Doubt with streaming use case no_context's default value #432

Open debasish-mihup opened 1 year ago

debasish-mihup commented 1 year ago

From what I can see no_context = true by default and until and unless we explicitly set it to false, through "-kc" or "--keep-context" optional, I believe the context will not be maintained between subsequent ASR transcribe calls. So my question it to improve the ASR output quality, should not this value be false by default inside the streaming example code?

ggerganov commented 1 year ago

You are correct that having more context in general improves the quality of the ASR quality. However, more text context makes the decoder slower, so I thought it is OK to sacrifice some quality in order to have more efficiency by default.

There is also another factor - since the audio is currently chunked in naive way, we can get partial words at the end/start of the audio chunks. These can be transcribed into something invalid and from there, by keeping the context, this error can propagate further.

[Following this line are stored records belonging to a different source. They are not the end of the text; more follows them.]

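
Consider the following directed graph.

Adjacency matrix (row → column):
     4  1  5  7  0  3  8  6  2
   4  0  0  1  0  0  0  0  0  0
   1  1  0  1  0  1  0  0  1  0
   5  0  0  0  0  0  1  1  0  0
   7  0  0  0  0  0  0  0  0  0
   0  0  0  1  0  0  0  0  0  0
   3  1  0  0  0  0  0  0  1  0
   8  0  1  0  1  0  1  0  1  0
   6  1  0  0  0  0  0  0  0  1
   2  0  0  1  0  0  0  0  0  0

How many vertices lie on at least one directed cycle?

A vertex is on a directed cycle iff it belongs to a strongly connected component of size ≥ 2 (or has a self-loop).
The vertices on cycles are {0, 1, 2, 3, 4, 5, 6, 8} — 8 in total.

8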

I think when we implement #426 , the --keep-context should become more robust and maybe it would become on by default.

debasish-mihup commented 1 year ago

@ggerganov I have one more question. I am trying to run the stream inference from Python. There are primarily two level of retaining previous information - Keeping 200ms slice of last audio chunk's audio data and optional context data. Audio data is straight forward from python implementation point. For the context I have obtained the context value as a list using below code. Now the question is how to pass this python list to cpp side of the code during the next audio chunk iteration?

        tokens: List = []
        n_segments = whisper_cpp.whisper_full_n_segments((self.ctx))
        for i in range(n_segments):
            token_count = whisper_cpp.whisper_full_n_tokens((self.ctx), i);
            for j in range(token_count):
                tokens.append(whisper_cpp.whisper_full_get_token_id((self.ctx), i, j)) 
debasish-mihup commented 1 year ago

@ggerganov OK. I have been able to pass the pointer to c++ code from python by converting it to numpy array and then casting the pointer to ctypes pointer. The below code gives memory access violation if the length of dummy_context is less than or equal to 2 and works otherwise. Although I am not sure whether this works fine or not. Can you check this approach or am I missing something and why would there be access violation?

        dummy_context = [4236, 211]
        nd_arr = np.array(dummy_context, dtype=np.int32)
        self.params.prompt_n_tokens = nd_arr.size
        INTP = ctypes.POINTER(ctypes.c_int32)
        nd_arr_pointer = ctypes.cast(nd_arr.ctypes.data, INTP)
        self.params.prompt_tokens = nd_arr_pointer # Memory access violation if dummy_context length is <= 2

result = whisper_cpp.whisper_full(
OSError: exception: access violation reading 0x00000389A087FAA0
aehlke commented 11 months ago

Now that it's been a while, how has your experience been with no_context = false for streaming?